Dram Review: The Exile Aged 15 Years

[62.0%・15 Years Old・Distilled in 2000・Bottled Circa 2016・Tasmania Distillery・The Exile Bottling・Cask No. HH 556・Single Cask Release of 344 Bottles]

Nose:

Blueberry jam with the oak heavily foreshadowing what’s likely to be the main theme.. Quite “Port”-y and slightly vegetal, dark and musky with the thick honey note gushing out and the lemon infused cola fizzling away.

Palate & Finish:

Hot initially but the palate soon settles down for a jammy chewiness of stewed prunes. The oak has a strong presence through out with an oily Pho tone. Cola and aged lemon peels simmering away with the brown sugar crystallising. There is a slight gingery infusion that lifts the tone on the mid-palate.

Touch of menthol, the stewed prunes come back again but then the woody and earthy elements set in to dry things out.

Thoughts:

Quite aptly named I thought, certainly feels like an exile rather than a self-imposed exile in the sense that the cask was seemingly selected by circumstances and not necessarily by choice.

A journeyman cask that is arguably past its best years, but the “Port” influence is gorgeous and is breathing in a lot of energy to revitalise the dram even though it is ultimately a touch burdened by the wood..

It’s one of the earlier private casks that got bottled under the current Australian whisky climate and perhaps one of the better ones as well.

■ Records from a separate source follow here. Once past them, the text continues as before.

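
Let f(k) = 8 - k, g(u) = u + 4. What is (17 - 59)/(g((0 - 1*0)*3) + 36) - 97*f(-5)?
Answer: -25241/20 ≈ -1262.1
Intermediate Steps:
g(u) = 4 + u
(17 - 59)/(g((0 - 1*0)*3) + 36) - 97*f(-5) = (17 - 59)/((4 + (0 - 1*0)*3) + 36) - 97*(8 - 1*(-5)) = -42/((4 + (0 + 0)*3) + 36) - 97*(8 + 5) = -42/((4 + 0*3) + 36) - 97*13 = -42/((4 + 0) + 36) - 1261 = -42/(4 + 36) - 1261 = -42/40 - 1261 = -42*1/40 - 1261 = -21/20 - 1261 = -25241/20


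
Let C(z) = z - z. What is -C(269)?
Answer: 0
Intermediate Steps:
C(z) = 0
-C(269) = -1*0 = 0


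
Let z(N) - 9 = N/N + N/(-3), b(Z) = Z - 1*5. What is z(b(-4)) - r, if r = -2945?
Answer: 2958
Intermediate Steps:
b(Z) = -5 + Z (b(Z) = Z - 5 = -5 + Z)
z(N) = 10 - N/3 (z(N) = 9 + (N/N + N/(-3)) = 9 + (1 + N*(-⅓)) = 9 + (1 - N/3) = 10 - N/3)
z(b(-4)) - r = (10 - (-5 - 4)/3) - 1*(-2945) = (10 - ⅓*(-9)) + 2945 = (10 + 3) + 2945 = 13 + 2945 = 2958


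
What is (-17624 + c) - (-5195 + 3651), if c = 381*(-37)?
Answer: -30177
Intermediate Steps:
c = -14097
(-17624 + c) - (-5195 + 3651) = (-17624 - 14097) - (-5195 + 3651) = -31721 - 1*(-1544) = -31721 + 1544 = -30177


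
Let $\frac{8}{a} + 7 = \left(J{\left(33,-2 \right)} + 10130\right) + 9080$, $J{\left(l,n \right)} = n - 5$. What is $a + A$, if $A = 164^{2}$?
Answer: $\frac{129073906}{4799} \approx 26896.0$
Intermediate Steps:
$J{\left(l,n \right)} = -5 + n$ ($J{\left(l,n \right)} = n - 5 = -5 + n$)
$a = \frac{2}{4799}$ ($a = \frac{8}{-7 + \left(\left(\left(-5 - 2\right) + 10130\right) + 9080\right)} = \frac{8}{-7 + \left(\left(-7 + 10130\right) + 9080\right)} = \frac{8}{-7 + \left(10123 + 9080\right)} = \frac{8}{-7 + 19203} = \frac{8}{19196} = 8 \cdot \frac{1}{19196} = \frac{2}{4799} \approx 0.00041675$)
$A = 26896$
$a + A = \frac{2}{4799} + 26896 = \frac{129073906}{4799}$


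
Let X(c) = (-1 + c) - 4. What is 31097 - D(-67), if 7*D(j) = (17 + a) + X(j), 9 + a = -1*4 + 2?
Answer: 217745/7 ≈ 31106.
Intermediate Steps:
X(c) = -5 + c
a = -11 (a = -9 + (-1*4 + 2) = -9 + (-4 + 2) = -9 - 2 = -11)
D(j) = ⅐ + j/7 (D(j) = ((17 - 11) + (-5 + j))/7 = (6 + (-5 + j))/7 = (1 + j)/7 = ⅐ + j/7)
31097 - D(-67) = 31097 - (⅐ + (⅐)*(-67)) = 31097 - (⅐ - 67/7) = 31097 - 1*(-66/7) = 31097 + 66/7 = 217745/7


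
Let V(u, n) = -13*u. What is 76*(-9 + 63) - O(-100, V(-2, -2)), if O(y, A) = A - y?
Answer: 3978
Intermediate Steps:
76*(-9 + 63) - O(-100, V(-2, -2)) = 76*(-9 + 63) - (-13*(-2) - 1*(-100)) = 76*54 - (26 + 100) = 4104 - 1*126 = 4104 - 126 = 3978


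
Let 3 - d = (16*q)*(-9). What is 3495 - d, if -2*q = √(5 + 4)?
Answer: 3708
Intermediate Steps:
q = -3/2 (q = -√(5 + 4)/2 = -√9/2 = -½*3 = -3/2 ≈ -1.5000)
d = -213 (d = 3 - 16*(-3/2)*(-9) = 3 - (-24)*(-9) = 3 - 1*216 = 3 - 216 = -213)
3495 - d = 3495 - 1*(-213) = 3495 + 213 = 3708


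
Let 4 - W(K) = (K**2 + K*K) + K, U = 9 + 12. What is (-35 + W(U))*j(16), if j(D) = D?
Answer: -14944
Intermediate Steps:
U = 21
W(K) = 4 - K - 2*K**2 (W(K) = 4 - ((K**2 + K*K) + K) = 4 - ((K**2 + K**2) + K) = 4 - (2*K**2 + K) = 4 - (K + 2*K**2) = 4 + (-K - 2*K**2) = 4 - K - 2*K**2)
(-35 + W(U))*j(16) = (-35 + (4 - 1*21 - 2*21**2))*16 = (-35 + (4 - 21 - 2*441))*16 = (-35 + (4 - 21 - 882))*16 = (-35 - 899)*16 = -934*16 = -14944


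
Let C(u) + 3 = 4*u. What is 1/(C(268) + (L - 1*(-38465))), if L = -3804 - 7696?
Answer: 1/28034 ≈ 3.5671e-5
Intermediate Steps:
C(u) = -3 + 4*u
L = -11500
1/(C(268) + (L - 1*(-38465))) = 1/((-3 + 4*268) + (-11500 - 1*(-38465))) = 1/((-3 + 1072) + (-11500 + 38465)) = 1/(1069 + 26965) = 1/28034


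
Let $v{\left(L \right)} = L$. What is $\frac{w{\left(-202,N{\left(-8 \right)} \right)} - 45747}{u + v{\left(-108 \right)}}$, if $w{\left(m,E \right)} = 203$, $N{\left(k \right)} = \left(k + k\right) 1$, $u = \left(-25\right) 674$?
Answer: $\frac{22772}{8479} \approx 2.6857$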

✓ [Recommended if you like the style/distillery]

Dram Review: Heartwood @#$%^&*

[62.5%・10 Years Old・Bottled in 2017・Tasmania Distillery・Heartwood Bottling・Cask No. TD 124・Single Cask Release of 337 Bottles]

Nose:

A lower than usual ABV doesn’t mean this feels tamer than your normal Heartwood.  Still quite big with that familiar “Sherry” heaviness coming through; forceful to the point it feels like being pressed by Tim into a thoroughly drenched barrel.  Also quite vegetative on the side.

Palate & Finish:

Good mouthfeel, very thick with the two first fill “Sherry” casks working overtime, raisins and sultana through and through.  It’s singular but at the same time it provides a basic gratification.

A solid follow through that continues to be very syrupy.

Thoughts:

Three years of being rigorously “Heartwooded” in first fill “Sherry” casks obviously paid off in the sense that the whisky profile has completely been changed, now heavily showcasing what the finishing casks have to offer and it’s now big and bold enough for the ordinary Heartwood fans.

I do wonder what this whisky was like previously, it seems like any trace of its past existence has been mercilessly redacted.